PyTorch
PyTorch is the most popular AI programming libary at the moment. It's a free and open source Python libary which has support for a large array of AI model components. PyTorch is fast and efficient due to it's C++ backend as well as GPU acceleration via NVIDIA CUDA or AMD ROCm. Installation on Linux is straighforward and can be done with a single command. The only difficulty is ensuring that you install the version that is compatible with your OS and version of CUDA/ROCm.
This page on the PyTorch website has you covered for installation on Linux, Windows and Mac. You will need to either choose a package manager such as Conda or Pip or install from source. If you wish to use Conda see my Ananconda Setup notes.
Sample code for an MLP Classifier Model
This code defines a binary classifier model using the PyTorch Neural Network (nn) module. A binary classifier is a network which takes N inputs and has a single output between 0 and 1 which specifies the probability that the inputs represent a particular class. For example the inputs could be the grades for assignments and exams for a university course and the output would represent the probability of the student passing the course.

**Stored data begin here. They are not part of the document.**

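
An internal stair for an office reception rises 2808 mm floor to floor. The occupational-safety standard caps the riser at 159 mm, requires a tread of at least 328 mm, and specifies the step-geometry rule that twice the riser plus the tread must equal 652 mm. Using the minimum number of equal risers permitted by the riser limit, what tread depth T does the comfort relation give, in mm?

340 mm

At most 159 each: 2808/159 = 17.66, giving 18 risers.
Riser R = 2808 / 18 = 156 mm, within the 159 mm limit.
T = 652 − 2·156 = 340 mm, which satisfies the 328 mm minimum.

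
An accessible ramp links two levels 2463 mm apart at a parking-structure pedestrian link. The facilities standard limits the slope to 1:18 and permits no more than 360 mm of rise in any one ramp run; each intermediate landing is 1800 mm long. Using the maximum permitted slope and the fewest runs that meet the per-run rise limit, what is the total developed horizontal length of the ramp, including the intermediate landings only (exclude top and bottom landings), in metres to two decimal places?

55.13 m

2463 / 360 = 6.842 → round up to 7 ramp runs. That means 6 intermediate landings.
Ramp run (horizontal) at 1:18: 2463 × 18 = 44334 mm.
Intermediate landings: 6 × 1800 = 10800 mm.
Developed length = 44334 + 10800 = 55134 mm.
= 55.13 m.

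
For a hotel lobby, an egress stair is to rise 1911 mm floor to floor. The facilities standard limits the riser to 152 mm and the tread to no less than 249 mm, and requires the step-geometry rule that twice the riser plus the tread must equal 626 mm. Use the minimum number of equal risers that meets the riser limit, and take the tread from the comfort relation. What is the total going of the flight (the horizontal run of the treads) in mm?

3984 mm

1911 / 152 = 12.572 → round up to 13 risers.
Riser R = 1911 / 13 = 147 mm, within the 152 mm limit.
From 2R + T = 626: T = 626 − 294 = 332 mm.
Treads = 13 − 1 = 12; going = 12 × 332 = 3984 mm.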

The layers of the Neural Network and the activation functions are defined and wrapped in a class. The class inherits from the
nn.Module
class in order to provide the desired neural network functionality. The init method has 2 parameters
which specity the number of inputs and the number of hidden neurons.
The first line in the init method calls super().__init__()
which performs the initialistion of the nn module. Then
we define the fc1 and fc2 fully-connected layers and pass in the number of inputs and outputs for each layer. Finally the activation
function is defined which in this case is the ReLU function which will add a non-linearity to the neural network (see
activation functions).
The forward method defines the behavior of a forward pass through the neural network. Forward passes are used during training the network and for performing inference on a trained network. The method takes in the inputs (typically denoted as 'x') and then runs them through the fully-connected layers and activation function. The output of the forward method is the prediction which in this case is a single floating point number. This will later be converted to a probability using Sigmoid.
Usually training of neural networks is performed in batches rather than sigle inputs. What this means is that PyTorch nn modules and associated methods can take in either single values or arrays of values. The batching simply adds an additional dimension to the beginning of the input tensor. For example if performing predictions for an entire class of students the input tensor when calling the forward method could be of dimension [students, input_size] and the output would be of size [students, 1].